La tragica scomparsa di Arcangelo Correra, 18enne, ha squarciato il tessuto sociale di Napoli, rivelando un quadro inquietante di spavalderia giovanile e pericolose manipolazioni dell’ambiente armato.
La notte del 9 novembre, un colpo di pistola ha posto fine alla sua vita, per mano del suo amico più stretto, Renato Benedetto Caiafa, 20enne, ora accusato di omicidio volontario aggravato dal dolo eventuale.
L’ordinanza di arresto, emessa dal giudice per le indagini preliminari Maria Gabriella Iagulli, dipinge un ritratto complesso, ben oltre una mera fatalità.

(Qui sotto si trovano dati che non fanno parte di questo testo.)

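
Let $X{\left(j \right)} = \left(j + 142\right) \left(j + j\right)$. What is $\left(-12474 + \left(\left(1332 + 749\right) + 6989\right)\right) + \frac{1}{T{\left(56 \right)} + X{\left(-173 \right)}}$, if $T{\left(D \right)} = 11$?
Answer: $- \frac{36548747}{10737} \approx -3404.0$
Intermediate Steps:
$X{\left(j \right)} = 2 j \left(142 + j\right)$ ($X{\left(j \right)} = \left(142 + j\right) 2 j = 2 j \left(142 + j\right)$)
$\left(-12474 + \left(\left(1332 + 749\right) + 6989\right)\right) + \frac{1}{T{\left(56 \right)} + X{\left(-173 \right)}} = \left(-12474 + \left(\left(1332 + 749\right) + 6989\right)\right) + \frac{1}{11 + 2 \left(-173\right) \left(142 - 173\right)} = \left(-12474 + \left(2081 + 6989\right)\right) + \frac{1}{11 + 2 \left(-173\right) \left(-31\right)} = \left(-12474 + 9070\right) + \frac{1}{11 + 10726} = -3404 + \frac{1}{10737} = - \frac{36548747}{10737}$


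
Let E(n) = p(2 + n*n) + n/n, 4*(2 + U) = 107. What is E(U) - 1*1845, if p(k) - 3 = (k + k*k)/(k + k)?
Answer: -49063/32 ≈ -1533.2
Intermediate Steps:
U = 99/4 (U = -2 + (1/4)*107 = -2 + 107/4 = 99/4 ≈ 24.750)
p(k) = 3 + (k + k**2)/(2*k) (p(k) = 3 + (k + k*k)/(k + k) = 3 + (k + k**2)/((2*k)) = 3 + (k + k**2)*(1/(2*k)) = 3 + (k + k**2)/(2*k))
E(n) = 11/2 + n**2/2 (E(n) = (7/2 + (2 + n*n)/2) + n/n = (7/2 + (2 + n**2)/2) + 1 = (7/2 + (1 + n**2/2)) + 1 = (9/2 + n**2/2) + 1 = 11/2 + n**2/2)
E(U) - 1*1845 = (11/2 + (99/4)**2/2) - 1*1845 = (11/2 + (1/2)*(9801/16)) - 1845 = (11/2 + 9801/32) - 1845 = 9977/32 - 1845 = -49063/32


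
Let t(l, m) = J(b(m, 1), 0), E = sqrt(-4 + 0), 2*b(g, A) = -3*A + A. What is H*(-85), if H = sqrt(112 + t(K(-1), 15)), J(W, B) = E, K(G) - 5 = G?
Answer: -85*sqrt(112 + 2*I) ≈ -899.59 - 8.0314*I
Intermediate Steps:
b(g, A) = -A (b(g, A) = (-3*A + A)/2 = (-2*A)/2 = -A)
E = 2*I (E = sqrt(-4) = 2*I ≈ 2.0*I)
K(G) = 5 + G
J(W, B) = 2*I
t(l, m) = 2*I
H = sqrt(112 + 2*I) ≈ 10.583 + 0.09449*I
H*(-85) = sqrt(112 + 2*I)*(-85) = -85*sqrt(112 + 2*I)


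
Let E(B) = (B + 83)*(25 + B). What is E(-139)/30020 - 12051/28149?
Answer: -798543/3706285 ≈ -0.21546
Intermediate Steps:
E(B) = (25 + B)*(83 + B) (E(B) = (83 + B)*(25 + B) = (25 + B)*(83 + B))
E(-139)/30020 - 12051/28149 = (2075 + (-139)**2 + 108*(-139))/30020 - 12051/28149 = (2075 + 19321 - 15012)*(1/30020) - 12051*1/28149 = 6384*(1/30020) - 4017/9383 = 84/395 - 4017/9383 = -798543/3706285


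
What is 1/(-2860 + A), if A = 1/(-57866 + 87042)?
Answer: -29176/83443359 ≈ -0.00034965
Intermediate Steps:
A = 1/29176 ≈ 3.4275e-5
1/(-2860 + A) = 1/(-2860 + 1/29176) = 1/(-83443359/29176) = -29176/83443359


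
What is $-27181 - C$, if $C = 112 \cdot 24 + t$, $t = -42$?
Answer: $-29827$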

L’elemento chiave dell’inchiesta risiede non solo nel gesto efferato, ma nella pregressa familiarità di Caiafa con le armi.
Il gip nega qualsiasi possibilità di interpretare l’accaduto come frutto di inesperienza o ignoranza.
Non si tratta di un giovane inesperto, ma di un individuo già inserito, seppur a livello adolescenziale, in dinamiche che ruotano attorno all’uso di armi da fuoco.
La pistola, dotata di un caricatore potenziato e con munizioni complete, non era una scoperta improvvisa; Caiafa la possedeva da giorni, consapevole del suo stato di carica, elemento che esclude qualsiasi possibilità di incauto maneggio.
La ricostruzione degli eventi rivela una dinamica inquietante: Caiafa, con l’arma in suo possesso, aveva precedentemente esibito la pistola di fronte ai suoi coetanei, in un gesto di presunta bravata e ricerca di approvazione sociale.
Questa dimostrazione di “forza” non era un atto isolato, ma parte di un tentativo di affermazione all’interno del suo gruppo di pari, e, secondo gli inquirenti, forse anche con l’intento di attirare l’attenzione di figure di più alto profilo nel sottobosco criminale locale.
La procura, supportata dalle indagini della Squadra Mobile, ha ricostruito come Caiafa abbia portato l’arma quella sera con l’obiettivo di “impressionare” i presenti.
La forza necessaria per innescare il meccanismo di sparo, pari a circa 3 chilogrammi, esclude qualsiasi possibilità di un innesco accidentale; richiede un’azione volontaria e consapevole.
Questo, unitamente alla direzione dell’arma puntata contro Arcangelo, configura inequivocabilmente l’intenzione, seppur non direttamente omicida, di assumersi il rischio che il gesto potesse causare la morte.
Il caso Correra non è solo una tragedia personale, ma un campanello d’allarme che sottolinea la pervasività della cultura delle armi tra i giovani e la necessità di interventi mirati per contrastare la glorificazione della violenza e la facilità di accesso ad armi illegali, spesso considerate strumenti di status e di protezione sociale distorta, piuttosto che una minaccia alla sicurezza collettiva.
L’indagine mira ora a fare luce sulle origini di tale disponibilità e sulle possibili connessioni con ambienti criminali che potrebbero aver fornito a Caiafa l’arma e, in qualche modo, incoraggiato il suo comportamento rischioso.